Heute wollen wir eine Runde rechnen. Keine Sorge, es wird nicht kompliziert. Aber doch verblüffend. Denn immer wieder höre ich (gerade von jungen Eltern), dass es doch nicht schlimm sei, in den Jahren der Elternzeit nichts zurück zu legen – was sind schon 1-3 Jahre pro Kind? Vor allem, wenn man doch jung und dynamisch ist und danach noch voll im Beruf durchstarten will. Nun, tatsächlich ist das eine ganze Menge. (Und falls Du noch keine Kinder hast, aber noch eine Weile studierst und dabei nichts zur Seite legst, dann gilt für Dich diese Rechnung auch…) Denn über die Zeit wird der Zinseszins echt mächtig.

Vorweg: Ich gönne euch allen die Elternzeit von Herzen. Sie ist wunderbar. Ich habe sie, entgegen all meiner Vorahnungen und leichten Anfangsschwierigkeiten, auch wahnsinnig genossen. Außerdem ist jede Familie, jedes Kind anders. Die Bedürfnisse für Elternzeit und beruflichen Wiedereinstieg sind sehr individuell. Darauf möchte ich hier auch gar nicht im Detail eingehen – wichtig ist: Mütter sparen sowieso schon zu wenig. Und in der Elternzeit muss dann wegen geringeren Einkommens auch noch an Kosten gespart werden. Diese Einsparungen sollten aber keines Falls aus eurer Sparrate kommen. Und jetzt zeige ich euch warum.

Zinsen und Zinseszins

Der beste Freund bei einer Geldanlage ist der Zinseszins. Und somit eigentlich die Zeit. Sicherlich ist der Effekt je nach Anlageklasse – also zum Beispiel Immobilien, Aktien oder Sparbuch – unterschiedlich groß, da der Zinssatz unterschiedlich ist. Aber das Konzept ist das gleiche. Mit jedem Jahr bekommt ihr Zinsen auf eure Sparsumme sowie auf alle Zinsen die ihr in den Jahren zuvor bekommen habt. Den Zins auf die Zinsen, den nennt man Zinseszins. (Vermutlich hattet ihr die zugehörige Rechnung und die Zinsformel übrigens schon in der Unterstufe der weiterführenden Schule – aber wer erinnert sich schon noch an Mathe…)

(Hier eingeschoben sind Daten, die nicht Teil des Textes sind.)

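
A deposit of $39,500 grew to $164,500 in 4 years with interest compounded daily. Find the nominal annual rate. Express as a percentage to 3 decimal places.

35.683%

The 1460-period growth factor is 164,500/39,500 = 4.16456.
r/365 = 4.16456^(1/1460) − 1 ≈ 0.000977608, so r ≈ 365·0.000977608 = 35.68268%.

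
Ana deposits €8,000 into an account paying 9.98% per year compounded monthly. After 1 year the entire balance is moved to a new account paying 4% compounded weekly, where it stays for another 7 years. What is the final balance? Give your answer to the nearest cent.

After 1 years at 9.98%: 8,000 × 1.1044939707 ≈ 8,835.9518.
Then 7 years at 4%: 8,835.9518 × 1.3229874021 ≈ 11,689.8529.

€11,689.85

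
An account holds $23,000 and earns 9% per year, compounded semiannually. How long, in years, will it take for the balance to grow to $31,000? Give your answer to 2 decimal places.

We need (1 + 0.045)^(2t) = 1.3478, so 2t = ln 1.3478 / ln 1.045 ≈ 6.7813.
t ≈ 6.7813/2 = 3.3907 years.

3.39 years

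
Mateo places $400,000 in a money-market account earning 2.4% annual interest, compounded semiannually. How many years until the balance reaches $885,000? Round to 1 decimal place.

(1 + 0.012)^(2t) = 885,000/400,000 = 2.2125.
2t·ln(1 + 0.012) = ln(2.2125); 2t = 0.79412/0.0119286 ≈ 66.5732.
t ≈ 33.2866 years.

33.3 years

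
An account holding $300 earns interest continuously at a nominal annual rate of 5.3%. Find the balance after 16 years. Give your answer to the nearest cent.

A = P·e^(rt) = 300·e^(0.053·16) = 300·e^0.848.
e^0.848 ≈ 2.33497223, so A ≈ 700.4917.

$700.49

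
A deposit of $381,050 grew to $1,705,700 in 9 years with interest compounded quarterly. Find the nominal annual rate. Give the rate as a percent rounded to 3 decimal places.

17.005%

(1 + r/4)^36 = 1,705,700/381,050 = 4.47632.
1 + r/4 = 4.47632^(1/36) ≈ 1.042512, so r/4 ≈ 0.0425122.
r ≈ 4·0.0425122 = 17.00486%.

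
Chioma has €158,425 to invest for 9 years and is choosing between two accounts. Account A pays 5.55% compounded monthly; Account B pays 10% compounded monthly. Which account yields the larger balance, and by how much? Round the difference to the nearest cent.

Account B, by €127,444.52

Account A growth factor: (1 + 0.004625)^108 ≈ 1.64600058141; balance ≈ 260,767.6421.
Account B growth factor: (1 + 0.1/12)^108 ≈ 2.45044760549; balance ≈ 388,212.1619.
Account B is larger by 127,444.5198.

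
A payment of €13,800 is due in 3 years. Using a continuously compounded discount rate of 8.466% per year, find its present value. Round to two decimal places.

€10,704.76

P = A·e^(−rt) = 13,800·e^(−0.25398).
e^(−0.25398) ≈ 0.77570731604, so P ≈ 10,704.7610.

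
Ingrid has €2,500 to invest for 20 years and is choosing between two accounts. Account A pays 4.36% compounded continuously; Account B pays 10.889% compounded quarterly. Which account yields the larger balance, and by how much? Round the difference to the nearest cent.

A: e^(0.0436·20) = e^0.872 ≈ 2.391689452, so 2,500 × 2.391689452 ≈ 5,979.2236.
B: (1 + 0.0272225)^80 ≈ 8.5735735859, so 2,500 × 8.5735735859 ≈ 21,433.9340.
Difference ≈ 15,454.7103 in favor of B.

Account B, by €15,454.71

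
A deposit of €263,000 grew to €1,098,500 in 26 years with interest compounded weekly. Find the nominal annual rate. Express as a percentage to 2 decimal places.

The 1352-period growth factor is 1,098,500/263,000 = 4.17681.
r/52 = 4.17681^(1/1352) − 1 ≈ 0.00105792, so r ≈ 52·0.00105792 = 5.50116%.

5.50%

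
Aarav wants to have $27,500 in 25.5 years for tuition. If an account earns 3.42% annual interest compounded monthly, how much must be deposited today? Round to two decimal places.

$11,511.27

Periodic rate = 3.42%/12 = 0.00285; 306 periods.
P = 27,500/(1 + 0.00285)^306 ≈ 27,500/2.3889635569 ≈ 11,511.2681.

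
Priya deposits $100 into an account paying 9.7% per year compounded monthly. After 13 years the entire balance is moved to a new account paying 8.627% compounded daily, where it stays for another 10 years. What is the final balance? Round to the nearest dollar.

After 13 years at 9.7%: 100 × 3.51110484 ≈ 351.1105.
Then 10 years at 8.627%: 351.1105 × 2.36930832 ≈ 831.8890.

$832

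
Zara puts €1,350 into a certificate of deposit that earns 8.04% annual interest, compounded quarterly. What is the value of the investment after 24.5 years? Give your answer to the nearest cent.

€9,491.24

Growth factor = (1 + 0.0201)^98 ≈ 7.030549355.
A ≈ 1,350 × 7.030549355 ≈ 9,491.2416.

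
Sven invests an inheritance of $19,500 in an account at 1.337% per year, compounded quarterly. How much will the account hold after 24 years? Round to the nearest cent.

Periodic rate = 1.337%/4 = 0.0033425; periods = 4·24 = 96.
A = 19,500·(1 + 0.0033425)^96 ≈ 19,500·1.377602847 ≈ 26,863.2555.

$26,863.26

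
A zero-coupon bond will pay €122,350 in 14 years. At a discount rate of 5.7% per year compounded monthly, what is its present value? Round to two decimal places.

Periodic rate = 5.7%/12 = 0.00475; 168 periods.
P = 122,350/(1 + 0.00475)^168 ≈ 122,350/2.21690201008 ≈ 55,189.6292.

€55,189.63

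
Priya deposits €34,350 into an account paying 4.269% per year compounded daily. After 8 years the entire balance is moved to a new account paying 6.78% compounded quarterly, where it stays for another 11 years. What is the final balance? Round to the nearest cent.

€101,256.00

Phase 1: 34,350·(1 + 0.04269/365)^2920 ≈ 48,332.3954.
Phase 2: 48,332.3954·(1 + 0.01695)^44 ≈ 101,255.9957.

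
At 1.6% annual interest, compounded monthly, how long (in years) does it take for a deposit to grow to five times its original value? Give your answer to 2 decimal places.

100.66 years

(1 + 0.00133333)^(12t) = 5.
12t = ln 5 / ln(1 + 0.00133333) ≈ 1.6094/0.00133245 ≈ 1207.8830.
t ≈ 100.6569.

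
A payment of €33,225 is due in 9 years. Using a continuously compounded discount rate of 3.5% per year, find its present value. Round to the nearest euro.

€24,247

P = A·e^(−rt) = 33,225·e^(−0.315).
e^(−0.315) ≈ 0.72978887427, so P ≈ 24,247.2353.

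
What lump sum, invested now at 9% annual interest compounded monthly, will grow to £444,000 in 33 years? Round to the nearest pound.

Periodic rate = 9%/12 = 0.0075; 396 periods.
P = 444,000/(1 + 0.0075)^396 ≈ 444,000/19.2771002544 ≈ 23,032.5098.

£23,033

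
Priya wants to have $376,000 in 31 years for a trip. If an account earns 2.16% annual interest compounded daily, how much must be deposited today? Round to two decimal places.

Growth factor = (1 + 0.0216/365)^11315 ≈ 1.95341708046.
P = 376,000/1.95341708046 ≈ 192,483.2151.

$192,483.22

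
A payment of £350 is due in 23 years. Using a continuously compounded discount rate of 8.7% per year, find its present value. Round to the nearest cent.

P = A·e^(−rt) = 350·e^(−2.001).
e^(−2.001) ≈ 0.135200016, so P ≈ 47.3200.

£47.32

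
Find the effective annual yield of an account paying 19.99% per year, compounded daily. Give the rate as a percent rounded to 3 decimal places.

EAR = (1 + 19.99%/365)^365 − 1 = (1 + 0.000547671)^365 − 1.
(1 + 0.000547671)^365 ≈ 1.221214, so EAR ≈ 22.12138%.

22.121%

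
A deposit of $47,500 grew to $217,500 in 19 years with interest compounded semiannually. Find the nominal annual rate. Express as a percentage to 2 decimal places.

The 38-period growth factor is 217,500/47,500 = 4.57895.
r/2 = 4.57895^(1/38) − 1 ≈ 0.040851, so r ≈ 2·0.040851 = 8.17020%.

8.17%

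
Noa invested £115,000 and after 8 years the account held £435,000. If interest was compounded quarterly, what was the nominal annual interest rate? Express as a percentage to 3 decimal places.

The 32-period growth factor is 435,000/115,000 = 3.78261.
r/4 = 3.78261^(1/32) − 1 ≈ 0.0424518, so r ≈ 4·0.0424518 = 16.98072%.

16.981%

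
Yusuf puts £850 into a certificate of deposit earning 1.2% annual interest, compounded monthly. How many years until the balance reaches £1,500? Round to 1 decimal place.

We need (1 + 0.001)^(12t) = 1.7647, so 12t = ln 1.7647 / ln 1.001 ≈ 568.2680.
t ≈ 568.2680/12 = 47.3557 years.

47.4 years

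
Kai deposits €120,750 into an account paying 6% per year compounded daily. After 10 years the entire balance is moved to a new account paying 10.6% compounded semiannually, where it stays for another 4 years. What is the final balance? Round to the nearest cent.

Phase 1: 120,750·(1 + 0.06/365)^3650 ≈ 220,009.9963.
Phase 2: 220,009.9963·(1 + 0.053)^8 ≈ 332,559.5188.

€332,559.52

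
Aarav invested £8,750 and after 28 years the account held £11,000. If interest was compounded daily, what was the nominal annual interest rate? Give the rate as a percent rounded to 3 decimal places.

0.817%

The 10220-period growth factor is 11,000/8,750 = 1.25714.
r/365 = 1.25714^(1/10220) − 1 ≈ 0.0000223918, so r ≈ 365·0.0000223918 = 0.81730%.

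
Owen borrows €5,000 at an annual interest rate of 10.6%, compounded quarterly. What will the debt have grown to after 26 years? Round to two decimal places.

Growth factor = (1 + 0.0265)^104 ≈ 15.182076851.
A ≈ 5,000 × 15.182076851 ≈ 75,910.3843.

€75,910.38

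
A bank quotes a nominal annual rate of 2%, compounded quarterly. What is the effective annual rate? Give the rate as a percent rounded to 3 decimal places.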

Rein hypothetisch und simpel gerechnet heißt das bei 10% Zinsen:

Jahr 1: 01. Januar Kontostand 100€ -> 31. Dezember 10% = 10€ Zinszahlung erhalten.
Jahr 2: 01. Januar Kontostand 110€ -> 31. Dezember 10% = 11€ Zinszahlung erhalten.
Jahr 3: 01. Januar Kontostand 121€ -> 31. Dezember 10% = 12,10€ Zinszahlung erhalten.
…und so führt sich das ganze immer weiter fort.

Wahrscheinlich lachst Du jetzt und denkst: „Klasse, auf 12,10€ verzichtet in 3 Jahren. Das würde mir die Rente sichern.“ Aber wir sprechen in der Realität ja nicht von einer 100€ Einmaleinzahlung auf Dein Konto, die dann deine Rente retten soll. Das sollte lediglich das Konzept erklären. Wenn es um Deine Vorsorge geht, sollte ein bisschen mehr schon drin sein.

Der Zinseszins-Effekt bei Aktien sieht übrigens ähnlich aus. Da bekommt man zwar keine Zinsen ausgezahlt, aber die jährlichen prozentualen Steigerungen der Aktien- oder ETF-Preise gibt es eben auch auf die Steigerungen der letzten Jahre…

Regelmäßige Sparrate im Laufe der Zeit

Regelmäßiges Sparen beflügelt den Zinseszins.
Regelmäßiges Sparen beflügelt den Zinseszins.

Am besten spart es sich, wenn man für den Anfang des Monats eine feste Sparrate als Dauerauftrag weglegt. Zum Beispiel als Aktiensparplan auf einen einfachen Welt-ETF (dazu in einem späteren Artikel mehr) für eine gute Diversifizierung und – nach historischen Erkenntnissen – gute durchschnittliche Rendite. Ein Dauerauftrag auf ein Tagesgeldkonto wäre natürlich auch möglich, allerdings gibt es da zur Zeit ja so gut wie keine Zinsen; weshalb ich langfristige Anlagen (>10 Jahre) selbst in ein Aktiendepot lege. Wichtig ist, dass das Gesparte und auch die Zinszahlung nicht entnommen werden dürfen – sonst gibt es keine Zinsen auf Zinsen und somit keinen Zinseszins-Effekt.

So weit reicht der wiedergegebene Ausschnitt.